What’s a Cover Letter? 

A cover letter is a screening device used by employers. It should accompany each resumé you send to a prospective employer.

A good cover letter is as important as a good resumé. In fact, in many instances your cover letter is more important. If it doesn’t catch the attention of the reader, he or she may not even look at the resumé.


The cover letter should be brief and personal, address the needs of the specific employer, and reflect your natural choice
of vocabulary. It should highlight four key components:

-         Introduce you

-         Create employer interest in you

-         Draw attention to one or two exceptional and relevant skills on your resumé

-         Show an employer you are interested in his or her company

Forget the “Form”

This is not the time to cut corners, and a “form” or generic cover letter should never be used.

Address your correspondence to the person with hiring authority, using her/his name and title. If that information isn’t included in the job posting it can sometimes be found on the company website.

Introduce yourself, and in the opening paragraph clearly state your reason for writing. Mention your interest and how you learned about the opening, identifying the position for which you would like to be considered and why you are interested in this organization.

In the middle paragraph(s), highlight your educational credentials, employment experiences, and attributes that qualify you for the position. Use specific examples from your extracurricular activities, course work, and employment that demonstrate skills pertinent to the position, such as leadership, decision-making, and communication. Refer the reader to your resumé for more details.

Close the letter by requesting an interview. Depending on the circumstances, you should say you’ll call on a certain date to arrange a time for an appointment or affirm your interest in the position and/or organization.

Fine Tuning

The smallest details can really matter, especially in a job search, so take the extra time to make your cover letter look great.

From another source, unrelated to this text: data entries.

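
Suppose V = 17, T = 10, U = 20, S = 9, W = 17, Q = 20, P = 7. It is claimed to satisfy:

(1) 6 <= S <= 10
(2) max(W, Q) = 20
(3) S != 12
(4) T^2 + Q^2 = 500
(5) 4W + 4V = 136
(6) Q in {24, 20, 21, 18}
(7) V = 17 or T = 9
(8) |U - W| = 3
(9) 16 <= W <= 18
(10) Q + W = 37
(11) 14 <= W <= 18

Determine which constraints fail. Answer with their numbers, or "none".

(1) S = 9 lies in [6, 10] — holds.
(2) max(17, 20) = 20 — holds.
(3) S = 9, and 9 ≠ 12 — holds.
(4) T^2 + Q^2 = 10^2 + 20^2 = 100 + 400 = 500 — holds.
(5) 4W + 4V = 4(17) + 4(17) = 136 — holds.
(6) Q = 20 is in {24, 20, 21, 18} — holds.
(7) V = 17 = 17 (first disjunct) — holds.
(8) |20 - 17| = 3 — holds.
(9) W = 17 lies in [16, 18] — holds.
(10) Q + W = 20 + 17 = 37 — holds.
(11) W = 17 lies in [14, 18] — holds.

No violations.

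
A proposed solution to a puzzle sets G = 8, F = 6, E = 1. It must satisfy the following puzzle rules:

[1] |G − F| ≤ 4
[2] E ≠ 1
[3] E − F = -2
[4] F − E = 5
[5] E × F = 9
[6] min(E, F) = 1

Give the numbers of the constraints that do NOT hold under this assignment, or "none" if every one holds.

Constraints 2, 3, and 5 do not hold.

[1] |8 − 6| = 2; 2 ≤ 4  ✓
[2] E = 1, but 1 is required to differ  ✗
[3] E − F = 1 − 6 = -5, not -2  ✗
[4] F − E = 6 − 1 = 5  ✓
[5] E × F = 1 × 6 = 6, not 9  ✗
[6] min(1, 6) = 1  ✓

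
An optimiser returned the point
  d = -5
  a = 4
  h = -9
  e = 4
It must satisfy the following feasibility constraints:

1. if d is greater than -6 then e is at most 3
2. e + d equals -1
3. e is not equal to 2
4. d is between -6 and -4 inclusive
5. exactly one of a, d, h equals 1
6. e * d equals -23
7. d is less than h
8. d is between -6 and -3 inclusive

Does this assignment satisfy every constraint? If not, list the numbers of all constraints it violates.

1. d = -5 > -6, so we need e ≤ 3; but e = 4 > 3 — fails.
2. e + d = 4 + (-5) = -1 — holds.
3. e = 4, and 4 ≠ 2 — holds.
4. d = -5 lies in [-6, -4] — holds.
5. a=4, d=-5, h=-9; 0 of them equal 1, not exactly one — fails.
6. e * d = 4 * (-5) = -20, not -23 — fails.
7. d = -5, h = -9; -5 ≥ -9 (want <) — fails.
8. d = -5 lies in [-6, -3] — holds.

Constraints 1, 5, 6, and 7 do not hold.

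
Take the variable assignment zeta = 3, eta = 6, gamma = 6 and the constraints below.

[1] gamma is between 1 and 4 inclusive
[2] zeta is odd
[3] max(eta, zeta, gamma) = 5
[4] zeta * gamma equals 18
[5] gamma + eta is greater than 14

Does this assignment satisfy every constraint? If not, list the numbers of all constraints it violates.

[1] gamma = 6 is outside [1, 4] — violated.
[2] zeta = 3 is odd — satisfied.
[3] max(6, 3, 6) = 6, not 5 — violated.
[4] zeta * gamma = 3 * 6 = 18 — satisfied.
[5] gamma + eta = 6 + 6 = 12; 12 ≤ 14, bound 14 not met — violated.

The assignment fails constraints 1, 3, and 5.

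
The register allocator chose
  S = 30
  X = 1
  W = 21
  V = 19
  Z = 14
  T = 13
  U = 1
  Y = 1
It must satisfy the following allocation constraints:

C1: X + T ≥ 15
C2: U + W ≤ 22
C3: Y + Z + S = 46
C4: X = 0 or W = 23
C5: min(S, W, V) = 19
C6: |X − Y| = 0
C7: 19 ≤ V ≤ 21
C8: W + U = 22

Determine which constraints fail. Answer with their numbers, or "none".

C1: X + T = 1 + 13 = 14; 14 < 15, bound 15 not met — does not hold.
C2: U + W = 1 + 21 = 22; 22 ≤ 22 — holds.
C3: Y + Z + S = 1 + 14 + 30 = 45, not 46 — does not hold.
C4: X = 1 ≠ 0 and W = 21 ≠ 23; both disjuncts false — does not hold.
C5: min(30, 21, 19) = 19 — holds.
C6: |1 − 1| = 0 — holds.
C7: V = 19 lies in [19, 21] — holds.
C8: W + U = 21 + 1 = 22 — holds.

Constraints 1, 3, 4 do not hold.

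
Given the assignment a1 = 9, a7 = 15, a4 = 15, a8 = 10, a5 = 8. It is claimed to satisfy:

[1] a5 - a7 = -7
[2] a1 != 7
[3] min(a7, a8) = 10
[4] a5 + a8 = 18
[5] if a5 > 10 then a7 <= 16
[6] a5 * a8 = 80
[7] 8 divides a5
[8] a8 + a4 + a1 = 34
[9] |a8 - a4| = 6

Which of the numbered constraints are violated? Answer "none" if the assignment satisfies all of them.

[1] a5 - a7 = 8 - 15 = -7  yes
[2] a1 = 9, and 9 ≠ 7  yes
[3] min(15, 10) = 10  yes
[4] a5 + a8 = 8 + 10 = 18  yes
[5] a5 = 8, not > 10; antecedent false, conditional vacuously true  yes
[6] a5 * a8 = 8 * 10 = 80  yes
[7] 8 / 8 = 1, so 8 divides 8  yes
[8] a8 + a4 + a1 = 10 + 15 + 9 = 34  yes
[9] |10 - 15| = 5, not 6  no

The assignment fails constraint 9.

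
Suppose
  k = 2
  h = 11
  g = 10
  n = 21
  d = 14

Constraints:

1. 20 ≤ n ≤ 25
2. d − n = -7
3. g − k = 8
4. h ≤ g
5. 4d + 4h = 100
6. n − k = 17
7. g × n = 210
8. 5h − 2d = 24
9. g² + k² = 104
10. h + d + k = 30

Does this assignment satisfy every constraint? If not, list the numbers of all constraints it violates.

The assignment fails constraints 4, 6, 8, 10.

1. n = 21 lies in [20, 25] — holds.
2. d − n = 14 − 21 = -7 — holds.
3. g − k = 10 − 2 = 8 — holds.
4. h = 11, g = 10; 11 > 10 (want ≤) — fails.
5. 4d + 4h = 4(14) + 4(11) = 100 — holds.
6. n − k = 21 − 2 = 19, not 17 — fails.
7. g × n = 10 × 21 = 210 — holds.
8. 5h − 2d = 5(11) − 2(14) = 27, not 24 — fails.
9. g² + k² = 10² + 2² = 100 + 4 = 104 — holds.
10. h + d + k = 11 + 14 + 2 = 27, not 30 — fails.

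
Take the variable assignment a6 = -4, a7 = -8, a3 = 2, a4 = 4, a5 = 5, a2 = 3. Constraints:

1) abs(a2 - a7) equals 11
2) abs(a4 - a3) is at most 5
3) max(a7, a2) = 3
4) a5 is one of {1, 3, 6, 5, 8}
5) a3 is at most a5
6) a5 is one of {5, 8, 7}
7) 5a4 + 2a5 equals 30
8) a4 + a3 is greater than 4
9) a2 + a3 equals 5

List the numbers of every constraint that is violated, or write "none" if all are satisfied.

1) abs(3 - (-8)) = 11  ✔
2) abs(4 - 2) = 2; 2 ≤ 5  ✔
3) max(-8, 3) = 3  ✔
4) a5 = 5 is in {1, 3, 6, 5, 8}  ✔
5) a3 = 2, a5 = 5; 2 ≤ 5  ✔
6) a5 = 5 is in {5, 8, 7}  ✔
7) 5a4 + 2a5 = 5(4) + 2(5) = 30  ✔
8) a4 + a3 = 4 + 2 = 6; 6 > 4  ✔
9) a2 + a3 = 3 + 2 = 5  ✔

Yes — all constraints hold.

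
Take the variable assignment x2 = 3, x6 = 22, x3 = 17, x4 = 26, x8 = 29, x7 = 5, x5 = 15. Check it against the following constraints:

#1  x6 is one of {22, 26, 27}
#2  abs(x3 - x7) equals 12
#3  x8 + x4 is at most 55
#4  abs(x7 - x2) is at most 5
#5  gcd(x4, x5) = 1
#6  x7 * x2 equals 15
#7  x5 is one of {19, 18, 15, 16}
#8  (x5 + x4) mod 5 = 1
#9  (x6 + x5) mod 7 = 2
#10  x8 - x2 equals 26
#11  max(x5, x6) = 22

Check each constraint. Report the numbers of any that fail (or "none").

#1 x6 = 22 is in {22, 26, 27} — OK.
#2 abs(17 - 5) = 12 — OK.
#3 x8 + x4 = 29 + 26 = 55; 55 ≤ 55 — OK.
#4 abs(5 - 3) = 2; 2 ≤ 5 — OK.
#5 gcd(26, 15) = 1 — OK.
#6 x7 * x2 = 5 * 3 = 15 — OK.
#7 x5 = 15 is in {19, 18, 15, 16} — OK.
#8 x5 + x4 = 41; 41 mod 5 = 1 — OK.
#9 x6 + x5 = 37; 37 mod 7 = 2 — OK.
#10 x8 - x2 = 29 - 3 = 26 — OK.
#11 max(15, 22) = 22 — OK.

Yes — all constraints hold.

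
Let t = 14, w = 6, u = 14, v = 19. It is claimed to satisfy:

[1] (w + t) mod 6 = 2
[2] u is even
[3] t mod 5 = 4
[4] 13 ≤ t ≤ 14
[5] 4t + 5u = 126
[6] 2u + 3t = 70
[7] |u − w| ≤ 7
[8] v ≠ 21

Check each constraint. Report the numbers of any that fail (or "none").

No — constraint 7 is not satisfied.

[1] w + t = 20; 20 mod 6 = 2  ✔
[2] u = 14 is even  ✔
[3] 14 mod 5 = 4  ✔
[4] t = 14 lies in [13, 14]  ✔
[5] 4t + 5u = 4(14) + 5(14) = 126  ✔
[6] 2u + 3t = 2(14) + 3(14) = 70  ✔
[7] |14 − 6| = 8; 8 > 7, exceeds bound 7  ✘
[8] v = 19, and 19 ≠ 21  ✔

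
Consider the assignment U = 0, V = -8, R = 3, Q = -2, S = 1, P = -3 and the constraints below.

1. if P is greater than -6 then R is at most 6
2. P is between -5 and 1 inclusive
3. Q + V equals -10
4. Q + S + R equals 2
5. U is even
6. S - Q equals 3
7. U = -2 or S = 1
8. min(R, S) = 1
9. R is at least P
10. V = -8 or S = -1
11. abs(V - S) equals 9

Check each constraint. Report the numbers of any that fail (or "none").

1. P = -3 > -6, so we need R ≤ 6; R = 3 ≤ 6  yes
2. P = -3 lies in [-5, 1]  yes
3. Q + V = -2 + (-8) = -10  yes
4. Q + S + R = -2 + 1 + 3 = 2  yes
5. U = 0 is even  yes
6. S - Q = 1 - (-2) = 3  yes
7. U = 0 ≠ -2, but S = 1 = 1 (second disjunct)  yes
8. min(3, 1) = 1  yes
9. R = 3, P = -3; 3 ≥ -3  yes
10. V = -8 = -8 (first disjunct)  yes
11. abs(-8 - 1) = 9  yes

Yes — all constraints hold.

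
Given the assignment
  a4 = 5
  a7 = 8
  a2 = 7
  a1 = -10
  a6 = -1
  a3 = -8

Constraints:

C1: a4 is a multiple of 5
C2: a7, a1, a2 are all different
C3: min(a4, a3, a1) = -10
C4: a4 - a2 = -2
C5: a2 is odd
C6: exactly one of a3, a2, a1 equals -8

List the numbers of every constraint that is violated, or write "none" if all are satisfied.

C1: 5 / 5 = 1, so 5 divides 5 — holds.
C2: values 8, -10, 7 are pairwise distinct — holds.
C3: min(5, -8, -10) = -10 — holds.
C4: a4 - a2 = 5 - 7 = -2 — holds.
C5: a2 = 7 is odd — holds.
C6: a3=-8, a2=7, a1=-10; 1 of them equals -8 — holds.

Yes — all constraints hold.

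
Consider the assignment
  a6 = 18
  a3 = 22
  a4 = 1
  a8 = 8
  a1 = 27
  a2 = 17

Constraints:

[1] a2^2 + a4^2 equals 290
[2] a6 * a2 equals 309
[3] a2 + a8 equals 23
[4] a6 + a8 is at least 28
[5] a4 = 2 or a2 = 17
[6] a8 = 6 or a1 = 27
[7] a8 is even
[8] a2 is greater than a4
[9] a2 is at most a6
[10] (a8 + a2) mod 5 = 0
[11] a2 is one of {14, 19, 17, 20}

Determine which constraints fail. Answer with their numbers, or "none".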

Use the same quality paper that matches your resumé. Proofread for misspellings, grammatical errors, and poor writing before you submit it to a prospective employer. Poor writing or typos are a sure way to direct your application to the “reject” pile.

Other things to include:

-         Use matching fonts for the letter and resumé.

-         Keep your paragraphs to 4–5 sentences. 

-         Use the first sentence of each paragraph strategically. Your reader may skim the letter and read only the first sentence.

-         Use the active voice and action verbs. 

-         One page with 3–5 paragraphs should convey your message.

-         Sign the letter.

These are a few things not to do:

-         Rely solely on your computer’s spell-check function

-         Address letters to “Dear Sir or Madam,” or “To Whom it May Concern”

-         Make statements you cannot verify

-         Avoid overused and meaningless terms such as “hardworking,” “strong communication skills,” or “loyal”

For more information about the Job Accommodation Network, visit askjan.org or call 800-526-7234 (voice) / 877-781-9403 (TTY).

 

Cover Letter Checklist 

_______ 1. Is it addressed to a specific person?

 _______ 2. Is the salutation followed by a colon rather than a comma?

 _______ 3. Have you told the employer exactly what position you are applying for?

_______ 4. Have you stated why you are interested in the position and the organization?

_______ 5. Have you told the employer what you can do for the organization rather than what it can do for you?

_______ 6. Did you use specific examples to sell your skills?

_______ 7. Is the sentence structure varied? Have you limited the use of the words “I” and “My” to begin sentences?

_______ 8. Have you requested action, mentioning that you will call or are available to be contacted for an interview?

_______ 9. Did you express appreciation for the employer considering your application?

_______ 10. Is it an original letter rather than a mass-produced copy?

_______ 11. Is it neat and attractive? Is it free of typographical and grammatical errors?

_______ 12. Does the whole letter fit on one page?

_______ 13. Is it laser-printed on high-quality paper that matches your resumé?